You can run the example either locally or on a Slurm cluster.
To run the example locally, first clone the Model-Optimizer repository, then mount the repository to a NeMo container with version 25.09. After launching the Docker container, make sure to also set your HuggingFace token for dataset/model downloading.
Set up repo:
git clone https://github.com/NVIDIA/Model-Optimizer.git
Run docker command (modify with your paths) and export the HuggingFace token:
docker run -v /home/user/:/home/user/ -v /home/user/Model-Optimizer/:/opt/TensorRT-Model-Optimizer/ --gpus all -it --shm-size 20g --rm nvcr.io/nvidia/nemo:25.09 bash
export HF_TOKEN=<your-token>You may also need to enable write access to the docker container to the examples/nemo_run folder by doing chmod 777 nemo_run so that logs can be written.
After launching the NeMo container with the specified mounts, follow these examples to run the flow locally.
From the nemo_run folder, launch the example with the qat/nemo_qat_flow.py script. To use a different model than the default model (Qwen3-8B), you can add the --model-name <hf-model-name> --finetune-recipe <recipe-name> flags and use the model's HuggingFace name and NeMo recipe names listed here. To provide your own custom dataset, use the --data-path flag, otherwise the default NVIDIA OpenScience dataset will be used.
To perform QAT, run:
python qat/nemo_qat_flow.py --log-dir /my/log/dir --experiment qat_experimentNOTE: To enable KV cache quantization, add
--enable-kv-cacheand specify qformat using--kv-cache-qformat <fp8, nvfp4>.
In order to train using QAD, launch the example with python qat/nemo_qat_flow.py --model-name <hf-model-name> --distill. It will utilize distillation_recipe with quantized student model and full precision teacher model to train the quantized model.
To perform QAD training, run:
python qat/nemo_qat_flow.py --distill --log-dir /my/log/dir --experiment qad_experiment --tensor_parallelism 4Locally this script currently supports models that can be trained on 1 node with 8 x 80GB GPUs. On Slurm you can configure the number of nodes/gpus for training and PTQ with the following flags: --train-nodes, --train-gpus, --ptq-gpus.
The default configuration works on 1 node with 4 H100 GPUs for PTQ and 8 H100 GPUs for training with the following model:
- Model: Qwen3-8B
- Recipe: qwen3_8b
Depending on the amount of memory your GPUs have, you may get an Out of Memory error.
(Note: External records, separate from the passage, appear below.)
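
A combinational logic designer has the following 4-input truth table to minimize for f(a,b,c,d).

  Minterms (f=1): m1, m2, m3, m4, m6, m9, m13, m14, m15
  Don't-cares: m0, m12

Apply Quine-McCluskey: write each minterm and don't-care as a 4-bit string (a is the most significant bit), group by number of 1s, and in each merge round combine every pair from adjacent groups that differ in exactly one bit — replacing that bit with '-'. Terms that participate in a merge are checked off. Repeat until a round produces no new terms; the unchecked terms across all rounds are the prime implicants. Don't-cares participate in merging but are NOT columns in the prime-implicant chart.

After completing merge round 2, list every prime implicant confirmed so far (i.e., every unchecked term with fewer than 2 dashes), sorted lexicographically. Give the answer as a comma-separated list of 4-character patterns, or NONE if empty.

-001, 1-01

Round 0: 0000✓ 0001✓ 0010✓ 0011✓ 0100✓ 0110✓ 1001✓ 1100✓ 1101✓ 1110✓ 1111✓
Round 1: -001 -100✓ -110✓ 0-00✓ 0-10✓ 00-0✓ 00-1✓ 000-✓ 001-✓ 01-0✓ 1-01 11-0✓ 11-1✓ 110-✓ 111-✓
Round 2: -1-0 0--0 00-- 11--
PIs = {-001, -1-0, 0--0, 00--, 1-01, 11--}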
If that happens, add flags for --tensor_parallelism or --pipeline_parallelism (e.g. --tensor_parallelism 2).
By default the script will use the model/tokenizer's chat template, which may not contain the {% generation %} and {% endgeneration %} tags around the assistant tokens which are needed to generate the assistant loss mask (see this PR). To provide path to a custom chat template, use the --chat-template <my_template.txt> flag.
The current QAT recipe has been tuned for the Qwen3-8B model to improve accuracy on the MMLU benchmark after PTQ degradation. QAT/QAD results are highly dependent on the specific model, dataset, and hyperparameters. There is no guarantee that the same dataset will recover the accuracy of the PTQ model. Feel free to try your own model and dataset combinations and test which combination works best.